It may be spent on fine art, existing mansions, etc.

Improvements on existing homes(i.e. making the mansions) are taxable consumption. etc. Any money spent on investement whatever it nature goes where it will be spent for more mundane consumption in any case.

Somehow I fail to worry over apparent concerns of where rich folks put there money. Seems to be a personal problem for you though.

I have repeatedly asked you for material dealing with distributional effect

None exist in the form you wish, Mastromarco and Jorgensen's studies address the issues via model and links to that material has been provide which you say you have not studied.

I can lead a horse to water, not much more than that.
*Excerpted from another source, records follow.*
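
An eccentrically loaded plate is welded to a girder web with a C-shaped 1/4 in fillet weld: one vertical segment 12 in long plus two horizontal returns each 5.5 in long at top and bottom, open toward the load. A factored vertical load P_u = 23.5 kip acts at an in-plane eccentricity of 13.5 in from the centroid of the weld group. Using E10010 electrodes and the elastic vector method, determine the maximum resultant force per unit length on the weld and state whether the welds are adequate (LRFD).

E100XX → F_EXX = 100 ksi.
Total weld length L_w = 23 in. Treat welds as unit-width lines.
Centroid: x̄ = 2×5.5×2.75 / 23 = 1.315 in from the vertical weld.
Polar moment about centroid: J = I_x + I_y = [12³/12 + 2×5.5×6²] + [12×1.315² + 2(5.5³/12 + 5.5×1.435²)] = 611.1 in³.
Direct shear f_v = P/L_w = 23.5 / 23 = 1.022 kip/in (vertical).
Torsion M = P·e = 23.5 × 13.5 = 317.25 kip·in.
Critical point at (x, y) = (4.185, 6) from centroid. f_tx = M·y/J = 3.115 kip/in; f_ty = M·x/J = 2.172 kip/in.
Resultant f_max = √[f_tx² + (f_v + f_ty)²] = √[3.115² + (1.022 + 2.172)²] = 4.461 kip/in.
Capacity per unit length: φr_n = 0.75 × 0.6 × 100 × (0.707 × 0.25) = 7.954 kip/in.
4.461 ≤ 7.954 → adequate.

f_max ≈ 4.46 kip/in; adequate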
This may be true, but to date it bears more on the issues of interest to me

That's good but when you get something that actually bears on the issues of others in regard to the NRST and it impact through "consuption expenditure" as opposed to ill defined measures of "income" let me know.

I have compared average effects by income level.

How do you manage that without detailed information about expenditure levels as they relate to pre-earned as well as currently earned income.

If you are wondering whether I recognize that any given group contains a range of separate situations the answer is, of course, “yes”. Analyses of this kind all draw conclusions from aggregated data with that understanding.

Remember the tables you pointed out to me as applicable to distribution of the tax burdent, showing expenditure of more than $17,000 on a avg income of $1,500 by persons owning homes worth $40K. I would like to know how those in what could be termed real "poverty" fair in comparison to those how could be considered to be better off than poverty level.

How those forced to a life of poverty as opposed those capable of living at high expenditure levels is your concern as regard distribution of the tax burden isn't it?

Knowing that you only work with snapshot data, I would like to know how you separate groups into classifications that are meaningful, without using lifetime income/expenditure measures? That seems key to leaning about the NRST tax burden in comparison with other tax systems.